I didn't make these up. Each of these represents a real person on the DIY Book Scanner forum. I won't pull any punches: some uses of this technology are copyright infringement. Some are not. This is technology easily built by anyone with a few hundred U.S. dollars (mostly for the two 8+ megapixel cameras), and there is no reasonable way to stop it. Those against format-shifting should have a long, hard think about what that means. Those who believe the technology can be embargoed should probably stop reading this blog.

Dan Reetz started it all by posting his initial design on instructibles.com — winning a competition for a laser etcher in the process. After pages and pages of comments and refinements, he decided to set up a website just for the design, and invited everyone to come on in. It's been going strong ever since.

"If Dan Reetz didn’t exist, it would be necessary for Cory Doctorow to invent him." —Author Robin Sloan, The Future of the Book: Bringing Book Scanning Home, October 12, 2009

Having built a book scanner, and having digitized a few books on it at about 10 pages a minute — I'm slow and careful; higher speeds are regularly attained by others — I've found that the images have some distortion because the pages are not pressed completely flat. A minor cause of additional distortion is lens geometry. How to postprocess the images to end up with nice undistorted images?

Several ideas that have been kicked around the DIY Book Scanner forum are:

  • calibration images (see here and here)
  • image analysis and modeling for a mathematical distortion inverse transformation (see here)
  • stereoscopic imaging for direct measurement of distortion (briefly mentioned here)
  • manual page straightening (if all else fails)

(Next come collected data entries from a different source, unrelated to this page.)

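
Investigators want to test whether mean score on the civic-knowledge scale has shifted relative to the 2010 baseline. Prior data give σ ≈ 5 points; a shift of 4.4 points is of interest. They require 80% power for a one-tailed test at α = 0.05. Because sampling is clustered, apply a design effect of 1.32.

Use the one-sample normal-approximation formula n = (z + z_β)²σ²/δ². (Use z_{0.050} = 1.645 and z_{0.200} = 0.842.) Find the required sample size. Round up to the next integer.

n = 11

n = (z_α + z_β)² · σ² / δ²
  = (1.645 + 0.842)² · 5² / 4.4²
  = 6.1852 · 25 / 19.36
  = 7.99
Design effect: 1.32 × 7.99 = 10.54.
Round up → n = 11.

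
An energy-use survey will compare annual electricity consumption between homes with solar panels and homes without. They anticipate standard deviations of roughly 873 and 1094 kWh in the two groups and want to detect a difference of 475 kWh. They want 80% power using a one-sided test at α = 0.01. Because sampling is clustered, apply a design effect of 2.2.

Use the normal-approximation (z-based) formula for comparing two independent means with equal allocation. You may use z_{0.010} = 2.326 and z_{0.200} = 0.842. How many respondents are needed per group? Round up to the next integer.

n = (z_α + z_β)² · (σ₁² + σ₂²) / δ²
  = (2.326 + 0.842)² · (873² + 1094² = 1958965) / 475²
  = 10.0362 · 1958965 / 225625
  = 87.14
Design effect: 2.2 × 87.14 = 191.70.
Round up → n = 192 per group.

n = 192 per group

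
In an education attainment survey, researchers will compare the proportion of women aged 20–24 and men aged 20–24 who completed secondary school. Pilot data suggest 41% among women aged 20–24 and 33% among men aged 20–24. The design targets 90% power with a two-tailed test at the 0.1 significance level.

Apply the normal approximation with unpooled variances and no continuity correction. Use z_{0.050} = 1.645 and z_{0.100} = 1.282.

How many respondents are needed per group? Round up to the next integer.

n = 620 per group

n = (z_{α/2} + z_β)² · [p₁(1−p₁) + p₂(1−p₂)] / (p₁ − p₂)²
  = (1.645 + 1.282)² · (0.41·0.59 + 0.33·0.67) / (0.08)²
  = (2.927)² · (0.2419 + 0.2211) / 0.0064
  = 8.5673 · 0.4630 / 0.0064
  = 619.79
Round up → n = 620 per group.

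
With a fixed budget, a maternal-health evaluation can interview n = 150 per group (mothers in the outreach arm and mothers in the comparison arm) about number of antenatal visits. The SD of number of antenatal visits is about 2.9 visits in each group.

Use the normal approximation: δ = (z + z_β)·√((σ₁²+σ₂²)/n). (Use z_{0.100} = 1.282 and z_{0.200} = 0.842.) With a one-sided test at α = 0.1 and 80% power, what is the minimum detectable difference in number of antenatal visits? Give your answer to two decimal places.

Minimum detectable difference ≈ 0.71 visits

δ = (z_α + z_β) · √((σ₁²+σ₂²)/n)
  = (1.282 + 0.842) · √(16.82/150)
  = 2.124 · √0.11213
  = 2.124 · 0.3349
  = 0.7112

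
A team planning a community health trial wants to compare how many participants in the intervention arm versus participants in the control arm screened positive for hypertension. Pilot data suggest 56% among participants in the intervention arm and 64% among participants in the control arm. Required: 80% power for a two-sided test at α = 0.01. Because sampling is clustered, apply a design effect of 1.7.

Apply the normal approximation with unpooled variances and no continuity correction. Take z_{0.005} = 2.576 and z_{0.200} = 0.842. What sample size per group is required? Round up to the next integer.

n = 1480 per group

n = (z_{α/2} + z_β)² · [p₁(1−p₁) + p₂(1−p₂)] / (p₁ − p₂)²
  = (2.576 + 0.842)² · (0.56·0.44 + 0.64·0.36) / (-0.08)²
  = (3.418)² · (0.2464 + 0.2304) / 0.0064
  = 11.6827 · 0.4768 / 0.0064
  = 870.36
Design effect: 1.7 × 870.36 = 1479.62.
Round up → n = 1480 per group.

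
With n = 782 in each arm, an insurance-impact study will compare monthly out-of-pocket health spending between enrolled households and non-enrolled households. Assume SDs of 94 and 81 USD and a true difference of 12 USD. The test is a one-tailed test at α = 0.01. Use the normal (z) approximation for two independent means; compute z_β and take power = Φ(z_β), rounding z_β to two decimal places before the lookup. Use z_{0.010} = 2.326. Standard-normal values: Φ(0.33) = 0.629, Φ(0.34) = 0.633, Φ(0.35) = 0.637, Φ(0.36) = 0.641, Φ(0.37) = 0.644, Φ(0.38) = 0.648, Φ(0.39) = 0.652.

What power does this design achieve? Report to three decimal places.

z_β = δ·√(n/(σ₁²+σ₂²)) − z_α
    = 12 · √(782/15397) − 2.326
    = 12 · 0.22536 − 2.326
    = 2.7044 − 2.326 = 0.3784 → 0.38
Power = Φ(0.38) = 0.648.

Power ≈ 0.648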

After fiddling around briefly with the first, and spending a lot of time on the second, my current objective is to work with the third idea, stereoscopic images. I believe this holds the most promise of accurately determining page distortion without relying on the content of the page. So my next step is to convert my two-camera scanner into a four-camera model, after first experimenting with placing the existing two cameras on the same side to see if stereoscopic imaging is practical without a lot of fiddling.